Note: My grouping can contain up to 5-10K rows per group for the aggregation. So an efficient code is highly desirable.
My Data
val df1 = sc.parallelize(Seq(
("user2", "iphone", "2017-12-23 16:58:08", "Success"),
("user2", "iphone", "2017-12-23 16:58:12", "Success"),
("user2", "iphone", "2017-12-23 16:58:20", "Success"),
("user2", "iphone", "2017-12-23 16:58:25", "Success"),
("user2", "iphone", "2017-12-23 16:58:35", "Success"),
("user2", "iphone", "2017-12-23 16:58:45", "Success")
)).toDF("username", "device", "attempt_at", "stat")
+--------+------+-------------------+-------+
|username|device| attempt_at| stat|
+--------+------+-------------------+-------+
| user2|iphone|2017-12-23 16:58:08|Success|
| user2|iphone|2017-12-23 16:58:12|Success|
| user2|iphone|2017-12-23 16:58:20|Success|
| user2|iphone|2017-12-23 16:58:25|Success|
| user2|iphone|2017-12-23 16:58:35|Success|
| user2|iphone|2017-12-23 16:58:45|Success|
+--------+------+-------------------+-------+
What I want
A grouping by (username,device) for the latest time an event occurred.

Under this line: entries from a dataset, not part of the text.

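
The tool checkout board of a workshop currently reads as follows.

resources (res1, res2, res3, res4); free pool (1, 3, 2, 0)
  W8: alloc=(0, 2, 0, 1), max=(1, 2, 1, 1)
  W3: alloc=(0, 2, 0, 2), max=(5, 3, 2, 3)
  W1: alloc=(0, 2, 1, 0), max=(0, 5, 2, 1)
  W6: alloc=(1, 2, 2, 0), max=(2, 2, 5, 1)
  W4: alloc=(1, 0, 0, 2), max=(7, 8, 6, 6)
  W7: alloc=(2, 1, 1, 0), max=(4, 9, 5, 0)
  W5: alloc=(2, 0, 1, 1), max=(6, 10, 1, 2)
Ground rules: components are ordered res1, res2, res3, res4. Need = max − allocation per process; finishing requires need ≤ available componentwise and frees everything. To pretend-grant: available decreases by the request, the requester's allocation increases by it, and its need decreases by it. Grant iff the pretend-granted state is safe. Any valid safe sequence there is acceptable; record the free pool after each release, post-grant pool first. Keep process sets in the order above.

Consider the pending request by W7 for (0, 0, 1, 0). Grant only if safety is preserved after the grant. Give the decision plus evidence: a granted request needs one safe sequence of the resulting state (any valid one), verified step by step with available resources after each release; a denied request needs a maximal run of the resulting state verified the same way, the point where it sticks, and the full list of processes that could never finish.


DENY — the pretend-granted state is unsafe.
Key observation: after W8, W1 the pool peaks at (1, 7, 2, 1), and each blocked process is short somewhere: W3 on res1; W6 on res3; W4 on res1, res2, res3, res4; W7 on res1, res2, res3; W5 on res1, res2.
On the post-grant state, W8, W1 is a maximal run — nothing extends it. Check, step by step:
  pool = (1, 3, 1, 0)
  run W8 (needs (1, 0, 1, 0), free (1, 3, 1, 0)); after release of (0, 2, 0, 1) the pool is (1, 5, 1, 1)
  run W1 (needs (0, 3, 1, 1), free (1, 5, 1, 1)); after release of (0, 2, 1, 0) the pool is (1, 7, 2, 1)
  W3 still needs (5, 1, 2, 1) but only (1, 7, 2, 1) is free — short on res1
  W6 still needs (1, 0, 3, 1) but only (1, 7, 2, 1) is free — short on res3
  W4 still needs (6, 8, 6, 4) but only (1, 7, 2, 1) is free — short on res1, res2, res3 and res4
  W7 still needs (2, 8, 3, 0) but only (1, 7, 2, 1) is free — short on res1, res2 and res3
  W5 still needs (4, 10, 0, 1) but only (1, 7, 2, 1) is free — short on res1 and res2
Processes that could never finish after the grant: W3, W6, W4, W7 and W5.


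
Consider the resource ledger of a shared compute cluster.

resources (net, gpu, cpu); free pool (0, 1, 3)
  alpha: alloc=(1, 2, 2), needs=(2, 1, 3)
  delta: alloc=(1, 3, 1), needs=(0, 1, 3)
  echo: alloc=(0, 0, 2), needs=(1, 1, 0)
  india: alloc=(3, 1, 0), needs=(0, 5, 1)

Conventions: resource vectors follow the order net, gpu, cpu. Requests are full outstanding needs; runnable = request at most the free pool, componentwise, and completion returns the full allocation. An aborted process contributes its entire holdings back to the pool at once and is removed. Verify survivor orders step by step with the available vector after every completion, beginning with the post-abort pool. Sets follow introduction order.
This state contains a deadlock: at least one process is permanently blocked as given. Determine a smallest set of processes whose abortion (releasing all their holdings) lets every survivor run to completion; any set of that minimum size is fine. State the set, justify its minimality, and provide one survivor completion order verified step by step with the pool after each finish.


Minimum abort set: alpha.
Key observation: india had no path to completion before; after the abort of alpha ((1, 2, 2) returned), step 3 is where it fits.
Minimality: the empty abort set fails — the state is deadlocked as it stands.
Survivors finish in the order: delta, echo, india. Verifying each step (pool after the aborts first):
  pool = (1, 3, 5)
  delta: need (0, 1, 3) fits (1, 3, 5); releases (1, 3, 1), pool now (2, 6, 6)
  echo: need (1, 1, 0) fits (2, 6, 6); releases (0, 0, 2), pool now (2, 6, 8)
  india: need (0, 5, 1) fits (2, 6, 8); releases (3, 1, 0), pool now (5, 7, 8)


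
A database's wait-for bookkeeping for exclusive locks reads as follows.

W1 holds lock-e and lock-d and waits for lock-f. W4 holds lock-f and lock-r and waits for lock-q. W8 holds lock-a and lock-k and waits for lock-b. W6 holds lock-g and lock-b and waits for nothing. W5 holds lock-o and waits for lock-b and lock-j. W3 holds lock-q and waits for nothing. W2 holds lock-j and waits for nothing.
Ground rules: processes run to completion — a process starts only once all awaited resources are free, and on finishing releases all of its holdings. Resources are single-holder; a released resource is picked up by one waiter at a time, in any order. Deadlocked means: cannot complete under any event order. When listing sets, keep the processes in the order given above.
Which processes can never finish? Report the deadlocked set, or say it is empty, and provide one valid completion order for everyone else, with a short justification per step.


The deadlocked set is empty.
Key observation: the wait graph is acyclic; completion cascades from the unblocked processes through everyone else.
The rest can finish in the order W2, W6, W3, W4, W1, W5, W8.
Walking it through:
  W2 waits on nothing -> runs at once and releases lock-j
  W6 waits on nothing -> runs at once and releases lock-g and lock-b
  W3 waits on nothing -> runs at once and releases lock-q
  W4 waits on lock-q — all released -> runs and releases lock-f and lock-r
  W1 waits on lock-f — all released -> runs and releases lock-e and lock-d
  W5 waits on lock-b and lock-j — all released -> runs and releases lock-o
  W8 waits on lock-b — all released -> runs and releases lock-a and lock-k


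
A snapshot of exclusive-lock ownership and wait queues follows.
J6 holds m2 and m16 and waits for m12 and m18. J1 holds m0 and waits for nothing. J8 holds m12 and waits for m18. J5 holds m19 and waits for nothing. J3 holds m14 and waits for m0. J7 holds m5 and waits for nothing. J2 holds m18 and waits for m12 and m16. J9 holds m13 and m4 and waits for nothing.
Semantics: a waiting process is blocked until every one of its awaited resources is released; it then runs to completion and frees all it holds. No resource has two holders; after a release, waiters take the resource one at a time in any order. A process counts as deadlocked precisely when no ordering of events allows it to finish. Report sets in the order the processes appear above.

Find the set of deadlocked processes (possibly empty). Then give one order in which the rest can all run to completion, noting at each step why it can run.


Deadlocked: J6, J8 and J2.
Key observation: the wait chain closes on itself along J6 -> J8 -> J2 -> J6; no other process is dragged down with it.
One completion order for the rest: J1, J7, J9, J3, J5.
Step-by-step check:
  J1 waits on nothing -> runs at once and releases m0
  J7 waits on nothing -> runs at once and releases m5
  J9 waits on nothing -> runs at once and releases m13 and m4
  J3 waits on m0 — all released -> runs and releases m14
  J5 waits on nothing -> runs at once and releases m19


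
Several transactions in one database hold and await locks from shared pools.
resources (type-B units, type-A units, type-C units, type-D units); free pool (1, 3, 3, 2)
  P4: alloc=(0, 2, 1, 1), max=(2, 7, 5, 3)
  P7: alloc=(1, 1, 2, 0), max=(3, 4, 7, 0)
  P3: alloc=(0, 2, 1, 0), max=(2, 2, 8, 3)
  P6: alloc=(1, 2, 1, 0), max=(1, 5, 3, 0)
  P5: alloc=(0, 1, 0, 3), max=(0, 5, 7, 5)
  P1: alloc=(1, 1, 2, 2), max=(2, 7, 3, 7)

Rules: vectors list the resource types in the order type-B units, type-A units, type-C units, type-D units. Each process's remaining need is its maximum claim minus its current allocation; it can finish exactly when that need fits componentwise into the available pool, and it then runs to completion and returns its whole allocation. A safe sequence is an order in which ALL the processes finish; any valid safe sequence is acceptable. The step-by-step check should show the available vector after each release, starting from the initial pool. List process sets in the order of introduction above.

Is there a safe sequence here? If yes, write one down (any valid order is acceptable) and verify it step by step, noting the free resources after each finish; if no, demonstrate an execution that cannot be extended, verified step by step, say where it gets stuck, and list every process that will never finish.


SAFE — a valid safe sequence is P6, P4, P7, P3, P5, P1.
Key observation: the first exact fit in this order is P6 — it needs (0, 3, 2, 0) with (1, 3, 3, 2) free, meeting a requested resource to the last unit.
Step-by-step check:
  pool = (1, 3, 3, 2)
  P6: need (0, 3, 2, 0) fits (1, 3, 3, 2); releases (1, 2, 1, 0), pool now (2, 5, 4, 2)
  P4: need (2, 5, 4, 2) fits (2, 5, 4, 2); releases (0, 2, 1, 1), pool now (2, 7, 5, 3)
  P7: need (2, 3, 5, 0) fits (2, 7, 5, 3); releases (1, 1, 2, 0), pool now (3, 8, 7, 3)
  P3: need (2, 0, 7, 3) fits (3, 8, 7, 3); releases (0, 2, 1, 0), pool now (3, 10, 8, 3)
  P5: need (0, 4, 7, 2) fits (3, 10, 8, 3); releases (0, 1, 0, 3), pool now (3, 11, 8, 6)
  P1: need (1, 6, 1, 5) fits (3, 11, 8, 6); releases (1, 1, 2, 2), pool now (4, 12, 10, 8)


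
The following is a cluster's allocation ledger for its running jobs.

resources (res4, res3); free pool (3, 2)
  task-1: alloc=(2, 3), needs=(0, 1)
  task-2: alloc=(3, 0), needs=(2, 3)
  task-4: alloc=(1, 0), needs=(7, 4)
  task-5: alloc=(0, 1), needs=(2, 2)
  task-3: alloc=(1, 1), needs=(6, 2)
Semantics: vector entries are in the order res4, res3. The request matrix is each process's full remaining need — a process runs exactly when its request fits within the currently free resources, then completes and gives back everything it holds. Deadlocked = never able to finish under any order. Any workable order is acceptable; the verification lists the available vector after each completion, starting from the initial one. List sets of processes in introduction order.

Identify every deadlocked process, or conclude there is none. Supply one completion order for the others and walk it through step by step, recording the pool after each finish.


Nothing here is deadlocked.
Key observation: no deadlock: task-1 fits now, and the freed resources carry the rest through.
The rest can finish in the order task-1, task-2, task-3, task-4, task-5. Check, step by step:
  pool = (3, 2)
  task-1: need (0, 1) fits (3, 2); releases (2, 3), pool now (5, 5)
  task-2: need (2, 3) fits (5, 5); releases (3, 0), pool now (8, 5)
  task-3: need (6, 2) fits (8, 5); releases (1, 1), pool now (9, 6)
  task-4: need (7, 4) fits (9, 6); releases (1, 0), pool now (10, 6)
  task-5: need (2, 2) fits (10, 6); releases (0, 1), pool now (10, 7)


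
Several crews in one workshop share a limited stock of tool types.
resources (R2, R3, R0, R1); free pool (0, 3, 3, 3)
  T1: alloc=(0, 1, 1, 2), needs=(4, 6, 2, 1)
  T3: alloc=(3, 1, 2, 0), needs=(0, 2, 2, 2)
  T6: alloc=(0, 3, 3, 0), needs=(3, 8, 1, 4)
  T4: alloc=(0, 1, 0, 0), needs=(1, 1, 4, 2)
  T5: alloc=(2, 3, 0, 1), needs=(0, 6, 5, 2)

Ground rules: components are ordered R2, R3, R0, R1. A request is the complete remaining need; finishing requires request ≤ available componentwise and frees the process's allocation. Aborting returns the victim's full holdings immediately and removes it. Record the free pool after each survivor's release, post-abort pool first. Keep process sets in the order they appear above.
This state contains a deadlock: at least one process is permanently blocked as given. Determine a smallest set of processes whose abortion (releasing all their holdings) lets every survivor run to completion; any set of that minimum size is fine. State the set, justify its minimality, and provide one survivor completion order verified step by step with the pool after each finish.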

+--------+------+-------------------+-------+-------------------+
|username|device| attempt_at| stat|previous_attempt_at|
+--------+------+-------------------+-------+-------------------+
| user2|iphone|2017-12-23 16:58:45|Success|2017-12-23 16:58:35|
+--------+------+-------------------+-------+-------------------+
Exceptions in desired output:
Now since I mentioned it has to be in a specific time window for example in the input dataset below where the last row has
the latest date timestamp of 23rd December. Now If I want a specific time window of going back 1 day and give me the last attempt, the 'previous_attempt_at' column will be null, since there are no events the previous day which should be in 22nd January. It all depends on the input timestamp range.
//Initial Data
+--------+------+-------------------+-------+
|username|device| attempt_at| stat|
+--------+------+-------------------+-------+
| user2|iphone|2017-12-20 16:58:08|Success|
| user2|iphone|2017-12-20 16:58:12|Success|
| user2|iphone|2017-12-20 16:58:20|Success|
| user2|iphone|2017-12-20 16:58:25|Success|
| user2|iphone|2017-12-20 16:58:35|Success|
| user2|iphone|2017-12-23 16:58:45|Success|
+--------+------+-------------------+-------+
// Desired Output
A grouping by (username,device) for the latest time an event occurred.
+--------+------+-------------------+-------+-------------------+
|username|device| attempt_at| stat|previous_attempt_at|
+--------+------+-------------------+-------+-------------------+
| user2|iphone|2017-12-23 16:58:45|Success| null|
+--------+------+-------------------+-------+-------------------+
What I Have.
val w = (Window.partitionBy("username", "device")
.orderBy(col("attempt_at").cast("timestamp").cast("long"))
.rangeBetween(-3600, -1)
)
val df2 = df1.withColumn("previous_attempt_at", last("attempt_at").over(w))
+--------+------+-------------------+-------+-------------------+
|username|device| attempt_at| stat|previous_attempt_at|
+--------+------+-------------------+-------+-------------------+
| user2|iphone|2017-12-23 16:58:08|Success| null|
| user2|iphone|2017-12-23 16:58:12|Success|2017-12-23 16:58:08|
| user2|iphone|2017-12-23 16:58:20|Success|2017-12-23 16:58:12|
| user2|iphone|2017-12-23 16:58:25|Success|2017-12-23 16:58:20|
| user2|iphone|2017-12-23 16:58:35|Success|2017-12-23 16:58:25|
| user2|iphone|2017-12-23 16:58:45|Success|2017-12-23 16:58:35|
+--------+------+-------------------+-------+-------------------+
Notes. The code I have does windowing for every row in the specific user grouping. Which is highly inefficient while working with large scale of data also doesn't give the latest attempt. I don't need all the rows except for the last one.